Definitely some bugs to work out. I looks like the tests that are "passing" are failing silently.
Thanks for pointing this out. Maybe I will just leave the environment.yml as-is then, it might be tricky to narrow down which models need what packages.
Indeed it might just be faster to have one single job as is done currently. I'll close this for now.
I see the value in testing in parallel, but I'm not sure about breaking up the environment setup (e.g., installing julia separately). Could lead to unanticipated package conflicts when everything is built together and all methods are tested in the same environment.
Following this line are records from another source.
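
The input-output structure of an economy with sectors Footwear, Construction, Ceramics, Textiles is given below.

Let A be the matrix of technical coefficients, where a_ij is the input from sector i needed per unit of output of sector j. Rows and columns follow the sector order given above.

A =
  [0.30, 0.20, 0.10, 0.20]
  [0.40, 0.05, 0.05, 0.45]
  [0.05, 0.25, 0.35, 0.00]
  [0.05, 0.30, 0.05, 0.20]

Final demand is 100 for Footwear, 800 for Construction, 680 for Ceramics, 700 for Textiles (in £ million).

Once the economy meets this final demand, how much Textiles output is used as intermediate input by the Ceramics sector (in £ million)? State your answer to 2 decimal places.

z_43 = 113.17

I − A =
  [   0.70    -0.20    -0.10    -0.20]
  [  -0.40     0.95    -0.05    -0.45]
  [  -0.05    -0.25     0.65     0.00]
  [  -0.05    -0.30    -0.05     0.80]
Compute the cofactors C_ij = (−1)^(i+j)·(3×3 minor ij) of I−A; the adjugate is their transpose:
adj(I−A) = Cᵀ =
  [ 0.390625   0.165500   0.087500   0.190750]
  [ 0.225750   0.353000   0.081500   0.255000]
  [ 0.116875   0.148500   0.335500   0.112750]
  [ 0.116375   0.152000   0.057000   0.356250]
det(I−A) = Σ_j (I−A)_1j·C_1j = (0.70)(0.390625) + (-0.20)(0.225750) + (-0.10)(0.116875) + (-0.20)(0.116375) = 0.193325
(I − A)⁻¹ = adj(I−A) / det(I−A) ≈
  [   2.0206     0.8561     0.4526     0.9867]
  [   1.1677     1.8259     0.4216     1.3190]
  [   0.6046     0.7681     1.7354     0.5832]
  [   0.6020     0.7862     0.2948     1.8428]
First solve x = (I − A)⁻¹ d = adj(I−A)·d / det(I−A); in particular x_3 = (0.116875·100 + 0.148500·800 + 0.335500·680 + 0.112750·700) / 0.193325 = 437.5525 / 0.193325 ≈ 2263.3001.
Intermediate flow from 4 to 3: z_43 = a_43 · x_3 = 0.05 × 437.5525 / 0.193325 = 21.877625 / 0.193325 ≈ 113.17.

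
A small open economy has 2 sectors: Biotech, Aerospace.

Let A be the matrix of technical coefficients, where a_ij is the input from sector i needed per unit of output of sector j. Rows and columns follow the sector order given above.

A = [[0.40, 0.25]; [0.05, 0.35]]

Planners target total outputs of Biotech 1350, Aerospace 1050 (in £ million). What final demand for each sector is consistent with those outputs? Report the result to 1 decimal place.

I − A =
  [   0.60    -0.25]
  [  -0.05     0.65]
d = (I − A) x:
  d_B = (+0.60)·1350 + (-0.25)·1050 = 547.5
  d_A = (-0.05)·1350 + (+0.65)·1050 = 615.0

d_B = 547.5, d_A = 615.0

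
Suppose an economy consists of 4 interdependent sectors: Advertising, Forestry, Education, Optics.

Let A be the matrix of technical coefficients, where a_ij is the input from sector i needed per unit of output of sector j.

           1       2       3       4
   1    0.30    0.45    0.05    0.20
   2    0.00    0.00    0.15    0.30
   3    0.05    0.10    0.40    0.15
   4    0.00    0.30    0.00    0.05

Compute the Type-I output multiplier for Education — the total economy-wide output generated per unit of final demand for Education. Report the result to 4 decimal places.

m_3 = 2.4931

I − A =
  [   0.70    -0.45    -0.05    -0.20]
  [   0.00     1.00    -0.15    -0.30]
  [  -0.05    -0.10     0.60    -0.15]
  [   0.00    -0.30     0.00     0.95]
Compute the cofactors C_ij = (−1)^(i+j)·(3×3 minor ij) of I−A; the adjugate is their transpose:
adj(I−A) = Cᵀ =
  [ 0.495000   0.299500   0.116125   0.217125]
  [ 0.007125   0.396625   0.099750   0.142500]
  [ 0.043000   0.122375   0.602000   0.142750]
  [ 0.002250   0.125250   0.031500   0.403625]
det(I−A) = Σ_j (I−A)_1j·C_1j = (0.70)(0.495000) + (-0.45)(0.007125) + (-0.05)(0.043000) + (-0.20)(0.002250) = 0.34069375
(I − A)⁻¹ = adj(I−A) / det(I−A) ≈
  [   1.45292     0.87909     0.34085     0.63730]
  [   0.02091     1.16417     0.29278     0.41826]
  [   0.12621     0.35919     1.76698     0.41900]
  [   0.00660     0.36763     0.09246     1.18472]
The output multiplier for sector j is the column-j sum of the Leontief inverse (I − A)⁻¹ = adj(I−A) / det(I−A).
Column 3 of adj(I−A): (0.116125, 0.099750, 0.602000, 0.031500); det(I−A) = 0.34069375.
m_3 = (0.116125 + 0.099750 + 0.602000 + 0.031500) / 0.34069375 = 0.849375 / 0.34069375 ≈ 2.4931.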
A cached version of the whole environment would still be fast, I think.
Let's follow up about this in the PySR pull request #62. I am currently trying to add PySR to conda-forge: https://github.com/conda-forge/staged-recipes/pull/17605, but for now we could try using the conda-forge provided julia version, then include PyJulia and PySR as pip installs.
This is a draft PR to split the GitHub action by algorithm. Each algorithm will be built and tested in its own separate GitHub action. Since GitHub allows 25 simultaneous actions, this should speed up things greatly.
Draft todo's:
Note that currently PySR's PR is included #62, but these commits will disappear after that one is merged.